The Vision Statement says everyone is “committed to promoting private sector engagement and encouraging business-to-business relations, including through establishing a necessary framework to strengthen private sector engagement and public-private partnership linkages.” But the Indian political leadership seems reluctant to play the same proactive role vis-à-vis Indian industry that other major powers have taken with their private industry and economic relations with ASEAN.
For example, U.S. Secretary of State Hillary Clinton not only attended the ASEAN Foreign Ministers Meeting in July 2012 in Phnom Penh, Cambodia, but simultaneously arranged for an ASEAN-wide U.S. CEOs meeting to be held in Siem Reap, where she invited Prime Minister Hun Sen. British Prime Minister David Cameron flew to Myanmar in April 2012 with leading businessmen for meetings with Myanmar’s new leaders and made it clear that he had come to promote British business interests. Japan’s new Prime Minister Shinzo Abe intends to visit Thailand, Indonesia and Vietnam along with representatives of Japanese industry. Thailand’s Prime Minister Yingluck Shinawatra also takes Thai businesses along with her on visits to neighbouring countries. So do other regional leaders, including those of Vietnam and Malaysia.
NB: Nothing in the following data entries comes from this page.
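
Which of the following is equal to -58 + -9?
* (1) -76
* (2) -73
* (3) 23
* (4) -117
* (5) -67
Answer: 5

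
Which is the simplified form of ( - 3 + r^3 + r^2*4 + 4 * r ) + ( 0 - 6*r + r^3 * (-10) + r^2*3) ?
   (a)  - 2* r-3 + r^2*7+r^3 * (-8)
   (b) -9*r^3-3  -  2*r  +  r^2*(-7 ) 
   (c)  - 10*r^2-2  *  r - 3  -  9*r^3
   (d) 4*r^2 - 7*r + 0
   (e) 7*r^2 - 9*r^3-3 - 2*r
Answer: e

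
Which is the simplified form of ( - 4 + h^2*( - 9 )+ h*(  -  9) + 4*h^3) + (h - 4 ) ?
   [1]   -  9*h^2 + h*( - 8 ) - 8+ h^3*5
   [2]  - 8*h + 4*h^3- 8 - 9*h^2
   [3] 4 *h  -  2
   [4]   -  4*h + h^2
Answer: 2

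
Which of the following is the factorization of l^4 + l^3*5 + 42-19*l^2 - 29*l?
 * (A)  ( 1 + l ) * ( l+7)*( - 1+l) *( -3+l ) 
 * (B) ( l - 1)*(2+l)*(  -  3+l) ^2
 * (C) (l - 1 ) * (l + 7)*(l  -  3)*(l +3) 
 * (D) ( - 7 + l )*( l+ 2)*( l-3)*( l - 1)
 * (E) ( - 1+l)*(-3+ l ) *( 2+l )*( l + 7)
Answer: E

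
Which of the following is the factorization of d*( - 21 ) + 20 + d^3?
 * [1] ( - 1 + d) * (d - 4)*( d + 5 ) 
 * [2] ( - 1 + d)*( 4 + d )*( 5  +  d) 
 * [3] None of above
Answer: 1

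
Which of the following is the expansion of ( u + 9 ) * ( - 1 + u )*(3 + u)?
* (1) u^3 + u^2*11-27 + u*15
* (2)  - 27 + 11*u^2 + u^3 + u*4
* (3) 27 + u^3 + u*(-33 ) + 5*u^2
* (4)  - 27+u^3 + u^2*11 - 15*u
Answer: 1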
It is time for the Indian political leadership to play a similar active role in Southeast Asia. Without this enabling factor, Indian businesses will be left to fend for themselves in the important and competitive ASEAN region. The dynamism which can be injected into India-ASEAN relations through greater coordination of Indian private industry with government-to-government interactions, especially after the inclusion of services and investments in the FTA, will benefit all members of the regional partnership, including India.
Jesudas Bell is a former Indian diplomat, and has served in Indian Missions to Switzerland, Germany, Pakistan, Malaysia, Vietnam, Cambodia, and to the UN in New York. He is currently the CEO of Futurelinks International, which provides advisory services to infrastructure companies for projects and investments in South East Asia.